Humans never interfere with the actual development of the AI (reverting the AI's work will realistically have to be done by humans). Humans are only allowed to improve the models by improving the tooling around it, improving the base prompts etc. We are not allowed to tell it what to do.

This project would of course be open source. One of the interesting problems on the human side is that this will cost a lot of money to conduct, millions of dollars. Compute and training an LLM is not cheap, even harder when the model can only rely on cloud infrastructure which brings up the costs even more. So we humans would have to develop a clever probably PayPal or Stripe based donation system and a clever way for AI to set up budgets, control spending and all that stuff, where people can just send money to the PayPal account to support the project. There would have to be a monitoring layer where humans can see all the actions that the AI does. This is where we would have to be clever to not dox the payment part.

Key Clarifications:

"This will never work and it will waste money for years before any meaningful result is produced." Well, that is kind of the point. We are not expecting it to work with the current base models. The definition of AGI is that we have reached human level intelligence across all domains. People push back on this experiment saying "AI will never be able to do the base math, come up with the training data yadayada." If we have reached AGI, the models SHOULD be able to do what is described in this experiment. Failing is expected and just as interesting as succeeding. The point is not for it to succeed, the point is that it is a metric on progress.

"If the child model ever gets to the level of Claude 4.5 Opus, Claude 5, 6 or the most recent human produced models will outdo that." Human labs are limited by the constraint of time. A human researcher only has 24 hours in a day. If we ever get to the point where the child model is at the level of Opus 4.5, we can scale up the agents infinitely and we have basically reached the point of singularity.

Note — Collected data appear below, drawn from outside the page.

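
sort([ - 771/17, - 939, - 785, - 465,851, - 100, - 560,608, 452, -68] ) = [ - 939, - 785, - 560, -465, - 100, -68,-771/17,452, 608, 851 ]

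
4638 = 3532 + 1106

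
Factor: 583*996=2^2 * 3^1*11^1*53^1*83^1 = 580668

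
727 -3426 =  - 2699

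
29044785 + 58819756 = 87864541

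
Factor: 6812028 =2^2*3^2*189223^1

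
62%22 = 18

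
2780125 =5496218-2716093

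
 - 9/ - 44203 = 9/44203 = 0.00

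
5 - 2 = 3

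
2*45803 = 91606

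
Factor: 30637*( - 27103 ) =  - 830354611 = - 27103^1*30637^1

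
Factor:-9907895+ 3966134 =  - 5941761=- 3^1 * 7^1 * 41^1 * 67^1* 103^1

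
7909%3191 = 1527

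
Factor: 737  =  11^1*67^1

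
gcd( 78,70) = 2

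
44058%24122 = 19936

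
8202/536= 15 + 81/268=15.30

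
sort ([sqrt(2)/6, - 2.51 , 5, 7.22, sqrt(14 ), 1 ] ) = [ - 2.51, sqrt( 2)/6, 1, sqrt( 14)  ,  5 , 7.22 ] 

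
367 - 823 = - 456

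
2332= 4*583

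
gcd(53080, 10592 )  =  8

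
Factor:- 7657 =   -  13^1*19^1 * 31^1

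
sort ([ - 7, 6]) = [ -7 , 6]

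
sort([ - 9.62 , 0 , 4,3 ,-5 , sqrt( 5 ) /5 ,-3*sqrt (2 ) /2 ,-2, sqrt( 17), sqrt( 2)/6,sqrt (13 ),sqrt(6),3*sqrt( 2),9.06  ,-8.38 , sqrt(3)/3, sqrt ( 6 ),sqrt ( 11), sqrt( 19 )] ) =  [ - 9.62, - 8.38,  -  5  ,  -  3*sqrt( 2)/2,- 2, 0, sqrt( 2)/6,sqrt( 5 )/5, sqrt(3)/3 , sqrt(6), sqrt(6), 3, sqrt ( 11 ),sqrt(13 ) , 4 , sqrt(17) , 3*sqrt(2),  sqrt( 19) , 9.06]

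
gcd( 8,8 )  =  8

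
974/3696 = 487/1848 = 0.26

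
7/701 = 7/701 = 0.01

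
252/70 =18/5 = 3.60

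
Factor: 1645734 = 2^1 * 3^1*103^1*2663^1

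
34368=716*48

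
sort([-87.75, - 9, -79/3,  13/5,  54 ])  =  [ - 87.75, - 79/3, - 9,13/5 , 54 ]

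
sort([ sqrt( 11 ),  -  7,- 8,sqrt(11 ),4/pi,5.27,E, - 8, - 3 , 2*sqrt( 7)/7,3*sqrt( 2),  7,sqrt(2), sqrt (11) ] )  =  [- 8, - 8,- 7, - 3,2*sqrt (7) /7, 4/pi , sqrt(2 ),E, sqrt(11 ),sqrt(11 ),sqrt(11 ), 3*sqrt( 2),5.27,7]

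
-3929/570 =-3929/570 = - 6.89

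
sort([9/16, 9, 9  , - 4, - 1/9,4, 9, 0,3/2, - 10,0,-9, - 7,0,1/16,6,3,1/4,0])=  [ - 10,-9, - 7,  -  4 , - 1/9,0, 0,0,0,1/16,1/4,  9/16, 3/2,3,4, 6, 9,9,  9] 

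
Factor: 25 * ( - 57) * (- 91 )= 3^1* 5^2*7^1 * 13^1 * 19^1 = 129675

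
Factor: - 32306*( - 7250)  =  234218500 = 2^2*5^3*29^2*557^1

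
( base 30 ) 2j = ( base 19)43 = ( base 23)3A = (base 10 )79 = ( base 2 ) 1001111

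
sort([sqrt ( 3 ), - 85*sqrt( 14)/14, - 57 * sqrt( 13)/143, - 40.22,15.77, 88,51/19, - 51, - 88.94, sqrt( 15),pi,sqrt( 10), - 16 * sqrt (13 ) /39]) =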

"Self replication has been discussed by AI safety advocates for decades. It is not something new..." I look at this from the angle that to even get to the point where self replication is possible, we once again go back to the tooling problem. Do we expect ChatGPT to randomly start developing an LLM? How are we ever going to get to the point where we can experiment with self replication, when the foundation for the models to stand on is missing: tooling.

I think about this with the following analogy. Today almost anyone that puts their mind to it could build a house. This is relatively easy today because we humans have spent centuries inventing the tooling required; the hammer, the saw, various electric tools etc. If you were to start completely from scratch with the single goal to build a house in 10 years, you would not spend 10 years doing push-ups making yourself stronger. To me doing the push-ups is us training the models. Strength should not be neglected, but what helps the most is taking the time to construct some basic tooling to assist you during the construction. This analogy applies to our situation. Tooling, the part of self-replication that is underexplored, is just as important, maybe even more than raw model strength. (Where model strength is defined from the point of me writing this, of course GPT-3 couldn't self replicate no matter how good tooling we placed around it.)

So yea, I would call this the LLM Experiment and believe it would be interesting no matter the results.